R.: Em regra a subcontratação é proibida. No entanto, o contratado, na execução do contrato, sem prejuízo das responsabilidades contratuais e legais, poderá subcontratar partes da obra, serviço ou fornecimento, até o limite admitido, em cada caso, pela Administração. (art 72. lei 8666/93).

Dessa forma não há limite estabelecido em lei. O limite aceito para a subcontratação é a administração quem vai decidir dentro da sua discricionariedade, pautado sempre pelos princípios que regem a administração pública, principalmente os da moralidade e razoabilidade. Entretanto para a subcontratação valer, deve ser prevista no edital ou no contrato, sob pena de rescisão contratual (art. 78, VI, lei 8666/93).

12) Quais são as sanções possíveis de aplicar ao contratado que não cumprir o contrato?

O art. 87 da Lei 8666/93 elenca as sanções que a Administração poderá aplicar à contratada em decorrência inexecução total ou parcial do contrato, são elas: advertência, multa, suspensão temporária de participação em licitação e impedimento de contratar com a Administração, por prazo não superior a 2 (dois) anos e declaração de inidoneidade para licitar ou contratar com a Administração Pública.

13) Qual o prazo máximo de vigência que um contrato público pode ter ?

Todo contrato deve ter prazo determinado, o qual deve respeitar os créditos orçamentários, exceto quanto aos relativos:

aos projetos cujos os produtos estejam contemplados nas metas estabelecidas no Plano Plurianual, os quais poderão ser prorrogados se houver interesse da administração e desde que previsto no ato convocatório;

à prestação de serviços a serem executados de forma contínua, que poderão ter a sua duração prorrogada por iguais e sucessivos períodos, com vistas à obtenção de preços e condições mais vantajosas para a administração, limitada a 60 meses (art. 57, II da Lei 8666/93). Este prazo poderá ser prorrogado em até 12 meses, em caráter excepcional, devidamente justificado e com autorização da autoridade superior.
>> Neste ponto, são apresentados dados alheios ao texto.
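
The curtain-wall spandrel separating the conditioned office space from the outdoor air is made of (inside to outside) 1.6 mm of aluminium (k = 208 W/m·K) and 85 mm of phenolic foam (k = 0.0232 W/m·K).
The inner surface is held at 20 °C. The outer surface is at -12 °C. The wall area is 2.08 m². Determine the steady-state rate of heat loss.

Using the resistance-network approach (series):
R_aluminium = L/(kA) = 0.0016/(208×2.08) = 3.698×10^-6 K/W
R_phenolic foam = L/(kA) = 0.085/(0.0232×2.08) = 1.761 K/W
R_total = 1.761 K/W
Q = ΔT / R_total = 32 / 1.761

Q ≈ 18.2 W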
ao aluguel de equipamentos e à utilização de programas de informática, podendo a duração estender-se pelo prazo de até 48 meses após o início da vigência do contrato (art. 57, IV, Lei 8666/93).

às hipóteses previstas nos incisos IX, XIX, XXVIII e XXXI do art. 24 da Lei 8666/93, cujos contratos poderão ter vigência por até 120 meses, caso haja interesse da administração. (ANDRADE 2006).
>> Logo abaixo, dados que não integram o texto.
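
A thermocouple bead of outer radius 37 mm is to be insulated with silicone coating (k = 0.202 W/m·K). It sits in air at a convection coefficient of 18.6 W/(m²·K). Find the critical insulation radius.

For a sphere r_cr = 2k/h = 2×0.202/18.6
r_cr = 21.7 mm; since the bare radius (37 mm) is above r_cr, any added insulation will reduce heat loss.

r_cr ≈ 21.7 mm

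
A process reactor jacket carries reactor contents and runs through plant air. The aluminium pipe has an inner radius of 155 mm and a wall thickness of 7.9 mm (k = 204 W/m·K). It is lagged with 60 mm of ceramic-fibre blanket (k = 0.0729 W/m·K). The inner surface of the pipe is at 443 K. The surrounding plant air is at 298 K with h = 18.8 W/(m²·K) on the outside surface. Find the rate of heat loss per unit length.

For a radial system each layer contributes R = ln(r_out/r_in)/(2πkL); films add R = 1/(hA).
R_aluminium pipe wall = ln(162.9/155)/(2π×204×1) = 3.878×10^-5 K/W
R_ceramic-fibre blanket = ln(222.9/162.9)/(2π×0.0729×1) = 0.6846 K/W
R_outer film = 1/(h_o·2πr_oL) = 1/(18.8×2π×0.2229×1) = 0.03798 K/W
R_total = 0.7226 K/W
Q = ΔT/R_total = 145/0.7226

q′ ≈ 201 W/m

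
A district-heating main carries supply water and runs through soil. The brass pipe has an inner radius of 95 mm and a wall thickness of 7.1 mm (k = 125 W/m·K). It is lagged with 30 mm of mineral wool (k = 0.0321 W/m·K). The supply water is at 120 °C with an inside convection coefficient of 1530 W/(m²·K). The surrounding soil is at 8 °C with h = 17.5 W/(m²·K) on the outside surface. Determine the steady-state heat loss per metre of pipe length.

q′ ≈ 83.1 W/m

Cylindrical conduction, so R = ln(r₂/r₁)/(2πkL) per layer, in series:
R_inner film = 1/(h_i·2πr₁L) = 1/(1530×2π×0.095×1) = 0.001095 K/W
R_brass pipe wall = ln(102.1/95)/(2π×125×1) = 9.177×10^-5 K/W
R_mineral wool = ln(132.1/102.1)/(2π×0.0321×1) = 1.277 K/W
R_outer film = 1/(h_o·2πr_oL) = 1/(17.5×2π×0.1321×1) = 0.06885 K/W
R_total = 1.347 K/W
Q = ΔT/R_total = 112/1.347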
Para os contratos de locação, é entendimento do TCU e da AGU que “os prazos estabelecidos no art. 57 da Lei nº 8.666/93 não se aplicam aos contratos de locação”. Portanto contratos de locação podem ter mais de 5 anos ou 60 meses. Cabe salientar que não é permitido contratos com prazo de vigência indeterminado.
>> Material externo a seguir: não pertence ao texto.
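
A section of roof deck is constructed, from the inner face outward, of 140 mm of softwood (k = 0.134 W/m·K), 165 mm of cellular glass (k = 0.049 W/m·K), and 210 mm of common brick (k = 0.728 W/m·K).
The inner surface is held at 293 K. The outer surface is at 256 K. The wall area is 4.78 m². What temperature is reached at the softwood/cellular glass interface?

Series thermal resistances:
R_softwood = L/(kA) = 0.14/(0.134×4.78) = 0.2186 K/W
R_cellular glass = L/(kA) = 0.165/(0.049×4.78) = 0.7045 K/W
R_common brick = L/(kA) = 0.21/(0.728×4.78) = 0.06035 K/W
R_total = 0.9834 K/W;  Q = ΔT/R_total = 37/0.9834 = 37.63 W
T_interface = T_inner − Q·ΣR(inner→interface) = 293 − 37.6×0.2186

T ≈ 285 K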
14) A contratada pode suspender a prestação do serviço por falta de pagamento da administração pública?

Este tema deve ser tratado com cuidado pelo gestor e pela contratada, pois a inobservância das leis, entendimentos e principalmente o acordado no contrato, pode gerar conflito de demorada resolução para as partes. Na hipótese que a culpa pelo o não pagamento é exclusivamente da administração pública, o art. 78 da lei 8666/93 diz que :

“Art. 78. Constituem motivo para rescisão do contrato:

(…)

XV – o atraso superior a 90 (noventa) dias dos pagamentos devidos pela Administração decorrentes de obras, serviços ou fornecimento, ou parcelas destes, já recebidos ou executados, salvo em caso de calamidade pública, grave perturbação da ordem interna ou guerra, assegurado ao contratado o direito de optar pela suspensão do cumprimento de suas obrigações até que seja normalizada a situação;” (grifo nosso)

Nesse sentido, observando somente o referido dispositivo, entende-se que apenas no caso de atraso de pagamento superior a 90 dias a contratada poderá suspender os serviços. Entretanto é necessário observar o Princípio da Supremacia do Interesse Público que, em linhas gerais, desde que cumprido os requisitos legais, poderá assegurar a manutenção do serviço mesmo havendo atraso de pagamento superior ao estipulado.

15) O servidor pode recursar a sua nomeação para Gestor ou fiscal de contratos ?

R: Não, visto que no Estatuto dos Servidores Públicos da União (Lei nº 8.112/90) estabelece entre os deveres dos servidores o de “cumprir as ordens superiors, exceto quando manifestamente ilegais”. Fato que corrobora com a impossibilidade de o servidor recusar imotivadamente a atribuição da atividade de fiscal de contratos administrativos.